Si avverte una sintonia profonda, una condivisione intima e consapevole di sentimenti e di pensieri tra questa severa, meditativa partitura e lo spirito del film che Richard Eyre ha ricavato dal romanzo “La ballata di Adam Henry” di Ian McEwan. Il dramma etico-giudiziario, che ha per protagonista la superlativa Emma Thompson, suscita infatti interrogativi tanto laceranti quanto destinati a rimanere irrisolti, e perciò ancor più gravosi. Il compositore britannico, infatti, da sempre ha un tocco particolarmente sensibile nell’accompagnare sia complesse “novelization” storiche (La mia regina, Shakespeare in Love, entrambi di John Madden, regista con cui Warbeck ha un particolare feeling), sia ritratti contemporanei di psicologie forti e determinate (Billy Eliot, Charlotte Gray).
In questo caso il colore della score si fa ancora più scuro, l’atteggiamento ancora più concentrato: una densa sezione di archi si distende in accordi lenti e pensosi, lasciando emergere continui episodi solistici (il cello di “The nieces”, le quartine d’apertura di “The visit”) interagendo con un pianoforte dai rintocchi funebri (impressionante il confronto dello strumento con l’entrata di celli e bassi di “Piano gift”), la cui presenza diretta è affermata anche da due momenti, narrativamente motivati, della Partita n.2 in do minore BWV 826 di Bach eseguiti dalla grande pianista canadese Angela Hewitt, rispettivamente in “Fiona has to work” e “Walking to Court”. In realtà tutto il lavoro, strutturato per interventi spesso molto brevi, assume la connotazione di un grande, complessivo adagio, disteso su tonalità minori e spogliato di qualsiasi sensazionalismo emotivo. Il ricercato, vibratile fraseggio degli archi si dipana seguendo una sorta di pacato respiro interiore (“The judgement”), lasciando di rado il posto a interventi strumentali diversi e più mossi (la chitarra e i legni nei giocosi “Phone message” e “Obsession”): ma l'impianto classico permane dominante e decisivo, in taluni casi rivisitando scopertamente le architetture bachiane (“Train journey”), in altri vivacizzandosi con una isolata e spiritosa allusione baroccheggiante (“I am the monarch of the sea”), in altri ancora sollecitando un contrappunto fra sezioni (violini, celli e clarinetto nel dolentissimo “Before the taxi”) capace di rielaborare e sublimare con estenuata finezza una semplice idea melodica.
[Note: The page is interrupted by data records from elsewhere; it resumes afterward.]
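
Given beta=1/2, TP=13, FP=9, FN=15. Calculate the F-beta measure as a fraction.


P = TP/(TP+FP) = 13/22 = 13/22
R = TP/(TP+FN) = 13/28 = 13/28
beta^2 = 1/2^2 = 1/4
(1 + beta^2) = 5/4
Numerator = (1+beta^2)*P*R = 845/2464
Denominator = beta^2*P + R = 13/88 + 13/28 = 377/616
F_beta = 65/116

65/116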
La tensione, l'ansia, i dubbi suscitati dal film non trovano insomma in Warbeck un semplice illustratore sonoro, bensì un complice capace di seguirne l'evoluzione fin negli stati d'animo più riposti o nei prevedibili, e umanissimi, sbalzi d'umore: tali per esempio appaiono, dopo il rigore formale e la compostezza di scrittura di “The concert”, le virtuosistiche acrobazie staccate degli archi di “The hospice” o i mormorii e i rapidi brividi trasmessi da “Royal Courts of Justice”, dove sempre gli archi si distendono in pensose riflessioni sullo sfondo agitato della chitarra.
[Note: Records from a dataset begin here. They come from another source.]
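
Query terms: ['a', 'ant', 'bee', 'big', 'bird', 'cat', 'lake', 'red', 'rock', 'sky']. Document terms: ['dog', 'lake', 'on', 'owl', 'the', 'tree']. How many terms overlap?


Query terms: ['a', 'ant', 'bee', 'big', 'bird', 'cat', 'lake', 'red', 'rock', 'sky']
Document terms: ['dog', 'lake', 'on', 'owl', 'the', 'tree']
Common terms: ['lake']
Overlap count = 1

1


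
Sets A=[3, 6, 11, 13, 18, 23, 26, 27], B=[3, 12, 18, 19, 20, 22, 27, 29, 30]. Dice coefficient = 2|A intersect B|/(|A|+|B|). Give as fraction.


A intersect B = [3, 18, 27]
|A intersect B| = 3
|A| = 8, |B| = 9
Dice = 2*3 / (8+9)
= 6 / 17 = 6/17

6/17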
La partitura però s'innalza a livelli di assoluta, sconsolata bellezza nei conclusivi “Fiona's story” e “The end”, che da soli totalizzano quasi un quarto della durata complessiva. L'assetto di entrambi è quello di due brani da concerto. Il primo è costituito da un lento interscambio fra archi e violino solo, conferendo a quest'ultimo la “voce” di una sconfinata tristezza, in una intensità di respiro e di comunicazione emotiva che non si avvertivano da tempo in una score. Il secondo, più lungo, inizia con il pianoforte in modalità solistica, per aggregarvi gradualmente archi, chitarra, legni in un decorso melodico e armonico continuamente cangiante e mobile, che rallenta e si arresta alla fine tornando al pianoforte solo e ai suoi lievi, pallidi accordi conclusivi.
Congedo di grande sensibilità da una partitura delicata e traboccante umana pietà insieme a dignitoso dolore: sentimenti fuori moda, ma che un compositore sensibile e rigoroso come Stephen Warbeck è in grado di restituirci integri, inducendo con la sua musica a riflettere più a fondo sulla fragilità e provvisorietà delle nostre cosiddette certezze.